Let’s close with the commander of the USS Gettysburg. Might recall that in December his ship shot down one of our own F/A-18s during a Houthi missile attack last year. Tres uncool, dude. Well, Elvis has left the building and Captain Justin Hodges has left the ship after an unusual at-sea change of command January 30. The Navy said this was a routine CoC, but no word on any end-of-tour bling or where he is headed. One suspects the line from AW1Ed’s favorite movie, “flying rubber dog shit out of Hong Kong” may be somewhat applicable. Military.com
Category: Navy, Science and Technology
“Before the wire failure, the arresting gear slowed the pilot’s plane down from a landing speed of 136 knots to 80 knots”

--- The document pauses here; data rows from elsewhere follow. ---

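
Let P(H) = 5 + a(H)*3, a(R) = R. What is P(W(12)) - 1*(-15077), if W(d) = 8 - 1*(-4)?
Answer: 15118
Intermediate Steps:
W(d) = 12 (W(d) = 8 + 4 = 12)
P(H) = 5 + 3*H (P(H) = 5 + H*3 = 5 + 3*H)
P(W(12)) - 1*(-15077) = (5 + 3*12) - 1*(-15077) = (5 + 36) + 15077 = 41 + 15077 = 15118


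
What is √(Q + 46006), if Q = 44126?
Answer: 2*√22533 ≈ 300.22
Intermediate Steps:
√(Q + 46006) = √(44126 + 46006) = √90132 = 2*√22533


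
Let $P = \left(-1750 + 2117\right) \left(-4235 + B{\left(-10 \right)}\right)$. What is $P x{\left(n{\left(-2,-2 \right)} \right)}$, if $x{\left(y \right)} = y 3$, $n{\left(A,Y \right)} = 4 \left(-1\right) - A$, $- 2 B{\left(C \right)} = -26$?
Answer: $9296844$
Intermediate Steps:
$B{\left(C \right)} = 13$ ($B{\left(C \right)} = \left(- \frac{1}{2}\right) \left(-26\right) = 13$)
$n{\left(A,Y \right)} = -4 - A$
$P = -1549474$ ($P = \left(-1750 + 2117\right) \left(-4235 + 13\right) = 367 \left(-4222\right) = -1549474$)
$x{\left(y \right)} = 3 y$
$P x{\left(n{\left(-2,-2 \right)} \right)} = - 1549474 \cdot 3 \left(-4 - -2\right) = - 1549474 \cdot 3 \left(-4 + 2\right) = - 1549474 \cdot 3 \left(-2\right) = \left(-1549474\right) \left(-6\right) = 9296844$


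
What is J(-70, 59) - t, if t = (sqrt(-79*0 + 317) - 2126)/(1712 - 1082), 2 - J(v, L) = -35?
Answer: 12718/315 - sqrt(317)/630 ≈ 40.346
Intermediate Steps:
J(v, L) = 37 (J(v, L) = 2 - 1*(-35) = 2 + 35 = 37)
t = -1063/315 + sqrt(317)/630 (t = (sqrt(0 + 317) - 2126)/630 = (sqrt(317) - 2126)*(1/630) = (-2126 + sqrt(317))*(1/630) = -1063/315 + sqrt(317)/630 ≈ -3.3463)
J(-70, 59) - t = 37 - (-1063/315 + sqrt(317)/630) = 37 + (1063/315 - sqrt(317)/630) = 12718/315 - sqrt(317)/630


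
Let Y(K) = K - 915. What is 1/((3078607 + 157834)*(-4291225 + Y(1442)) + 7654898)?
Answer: -1/13886583270920 ≈ -7.2012e-14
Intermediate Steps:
Y(K) = -915 + K
1/((3078607 + 157834)*(-4291225 + Y(1442)) + 7654898) = 1/((3078607 + 157834)*(-4291225 + (-915 + 1442)) + 7654898) = 1/(3236441*(-4291225 + 527) + 7654898) = 1/(3236441*(-4290698) + 7654898) = 1/(-13886590925818 + 7654898) = 1/(-13886583270920) = -1/13886583270920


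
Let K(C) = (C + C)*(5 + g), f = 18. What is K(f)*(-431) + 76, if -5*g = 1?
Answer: -372004/5 ≈ -74401.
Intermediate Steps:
g = -⅕ (g = -⅕*1 = -⅕ ≈ -0.20000)
K(C) = 48*C/5 (K(C) = (C + C)*(5 - ⅕) = (2*C)*(24/5) = 48*C/5)
K(f)*(-431) + 76 = ((48/5)*18)*(-431) + 76 = (864/5)*(-431) + 76 = -372384/5 + 76 = -372004/5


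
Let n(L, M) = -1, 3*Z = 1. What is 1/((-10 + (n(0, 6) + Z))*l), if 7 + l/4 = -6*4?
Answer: 3/3968 ≈ 0.00075605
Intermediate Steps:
Z = ⅓ (Z = (⅓)*1 = ⅓ ≈ 0.33333)
l = -124 (l = -28 + 4*(-6*4) = -28 + 4*(-24) = -28 - 96 = -124)
1/((-10 + (n(0, 6) + Z))*l) = 1/((-10 + (-1 + ⅓))*(-124)) = 1/((-10 - ⅔)*(-124)) = 1/(-32/3*(-124)) = 1/(3968/3) = 3/3968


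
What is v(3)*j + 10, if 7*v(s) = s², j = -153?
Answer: -1307/7 ≈ -186.71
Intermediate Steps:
v(s) = s²/7
v(3)*j + 10 = ((⅐)*3²)*(-153) + 10 = ((⅐)*9)*(-153) + 10 = (9/7)*(-153) + 10 = -1377/7 + 10 = -1307/7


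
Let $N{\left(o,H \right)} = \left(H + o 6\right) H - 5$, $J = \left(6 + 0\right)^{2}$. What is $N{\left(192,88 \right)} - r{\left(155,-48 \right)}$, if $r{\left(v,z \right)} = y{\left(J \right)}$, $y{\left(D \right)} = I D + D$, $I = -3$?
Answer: $109187$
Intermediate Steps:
$J = 36$ ($J = 6^{2} = 36$)
$y{\left(D \right)} = - 2 D$ ($y{\left(D \right)} = - 3 D + D = - 2 D$)
$N{\left(o,H \right)} = -5 + H \left(H + 6 o\right)$ ($N{\left(o,H \right)} = \left(H + 6 o\right) H - 5 = H \left(H + 6 o\right) - 5 = -5 + H \left(H + 6 o\right)$)
$r{\left(v,z \right)} = -72$ ($r{\left(v,z \right)} = \left(-2\right) 36 = -72$)
$N{\left(192,88 \right)} - r{\left(155,-48 \right)} = \left(-5 + 88^{2} + 6 \cdot 88 \cdot 192\right) - -72 = \left(-5 + 7744 + 101376\right) + 72 = 109115 + 72 = 109187$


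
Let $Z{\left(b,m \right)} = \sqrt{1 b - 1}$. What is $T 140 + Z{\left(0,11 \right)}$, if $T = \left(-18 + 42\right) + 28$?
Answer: $7280 + i \approx 7280.0 + 1.0 i$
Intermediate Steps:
$Z{\left(b,m \right)} = \sqrt{-1 + b}$ ($Z{\left(b,m \right)} = \sqrt{b - 1} = \sqrt{-1 + b}$)
$T = 52$ ($T = 24 + 28 = 52$)
$T 140 + Z{\left(0,11 \right)} = 52 \cdot 140 + \sqrt{-1 + 0} = 7280 + \sqrt{-1} = 7280 + i$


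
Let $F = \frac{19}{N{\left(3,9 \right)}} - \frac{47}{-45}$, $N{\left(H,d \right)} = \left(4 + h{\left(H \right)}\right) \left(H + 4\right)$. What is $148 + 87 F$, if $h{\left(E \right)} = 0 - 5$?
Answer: $\frac{286}{105} \approx 2.7238$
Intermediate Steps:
$h{\left(E \right)} = -5$
$N{\left(H,d \right)} = -4 - H$ ($N{\left(H,d \right)} = \left(4 - 5\right) \left(H + 4\right) = - (4 + H) = -4 - H$)
$F = - \frac{526}{315}$ ($F = \frac{19}{-4 - 3} - \frac{47}{-45} = \frac{19}{-4 - 3} - - \frac{47}{45} = \frac{19}{-7} + \frac{47}{45} = 19 \left(- \frac{1}{7}\right) + \frac{47}{45} = - \frac{19}{7} + \frac{47}{45} = - \frac{526}{315} \approx -1.6698$)
$148 + 87 F = 148 + 87 \left(- \frac{526}{315}\right) = 148 - \frac{15254}{105} = \frac{286}{105}$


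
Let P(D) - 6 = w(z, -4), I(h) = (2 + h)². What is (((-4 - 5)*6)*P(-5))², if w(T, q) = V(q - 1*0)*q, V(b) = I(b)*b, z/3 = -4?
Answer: 14288400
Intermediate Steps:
z = -12 (z = 3*(-4) = -12)
V(b) = b*(2 + b)² (V(b) = (2 + b)²*b = b*(2 + b)²)
w(T, q) = q²*(2 + q)² (w(T, q) = ((q - 1*0)*(2 + (q - 1*0))²)*q = ((q + 0)*(2 + (q + 0))²)*q = (q*(2 + q)²)*q = q²*(2 + q)²)
P(D) = 70 (P(D) = 6 + (-4)²*(2 - 4)² = 6 + 16*(-2)² = 6 + 16*4 = 6 + 64 = 70)
(((-4 - 5)*6)*P(-5))² = (((-4 - 5)*6)*70)² = (-9*6*70)² = (-54*70)² = (-3780)² = 14288400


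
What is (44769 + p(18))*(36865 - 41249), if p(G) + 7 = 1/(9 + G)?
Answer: -5298392800/27 ≈ -1.9624e+8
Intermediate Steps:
p(G) = -7 + 1/(9 + G)
(44769 + p(18))*(36865 - 41249) = (44769 + (-62 - 7*18)/(9 + 18))*(36865 - 41249) = (44769 + (-62 - 126)/27)*(-4384) = (44769 + (1/27)*(-188))*(-4384) = (44769 - 188/27)*(-4384) = (1208575/27)*(-4384) = -5298392800/27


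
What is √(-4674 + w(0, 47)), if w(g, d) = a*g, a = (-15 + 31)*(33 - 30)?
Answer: I*√4674 ≈ 68.367*I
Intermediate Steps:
a = 48 (a = 16*3 = 48)
w(g, d) = 48*g
√(-4674 + w(0, 47)) = √(-4674 + 48*0) = √(-4674 + 0) = √(-4674) = I*√4674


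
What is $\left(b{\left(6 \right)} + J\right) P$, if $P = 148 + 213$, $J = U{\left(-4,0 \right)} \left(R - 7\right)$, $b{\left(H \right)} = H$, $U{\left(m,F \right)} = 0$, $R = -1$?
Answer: $2166$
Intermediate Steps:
$J = 0$ ($J = 0 \left(-1 - 7\right) = 0 \left(-8\right) = 0$)
$P = 361$
$\left(b{\left(6 \right)} + J\right) P = \left(6 + 0\right) 361 = 6 \cdot 361 = 2166$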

Must have been a knot in the wire.
I’m sure the Gettysburg had quite the routine change of Command at Sea! I’ll bet they even “Piped” him off as he exited the plank…at sea!
I was never inclined to seve in the Navy but love hearing your stories about Navy stuff.
Re: the arresting cable snap.
Here’s a PLAT camera video of it happening on the Ike in 2016 with a Hawkeye.
As dramatic as it is with the aircraft, it’s even more dramatic on the deck…sometimes fatally dramatic.
That cable is about 2 inch thick stranded steel wire. It is HEAVY and when it snaps, it whips around its anchor point faster than the eye can follow and with tremendous force. If it hits you it will at a minimum break your bones.
Shortly after I made Chief, I was scheduled to go out on a short training cruise on the GW to do “Carrier Quals” off the coast of Virginia. As a fairly newly minted CPO I was going out to play flight deck coordinator for the squadron.
I don’t even remember exactly why now (it wasn’t at my request, I do know that), but a week before the deployment I was swapped out with another CPO…Chief “Mac” McNeil…who went instead and I stayed home.
While on that cruise, they experienced an arresting cable failure. In this one, the F/A-18 wasn’t able to recover and was lost, but the Pilot ejected safely.
Eight sailors were injured; the most severely was Mac. The cable hit him in the head. He saw it coming and raised his arms to defend himself, and that may have saved his life, but both forearms were badly broken as well.
He survived but suffered permanent Traumatic Brain Injury and was medically retired after a couple of years of recovery and physical therapy.
Mac is a good man and was a good Chief and shipmate. Seeing him in the hospital that way and knowing it could have (should have?) been me was a very humbling experience.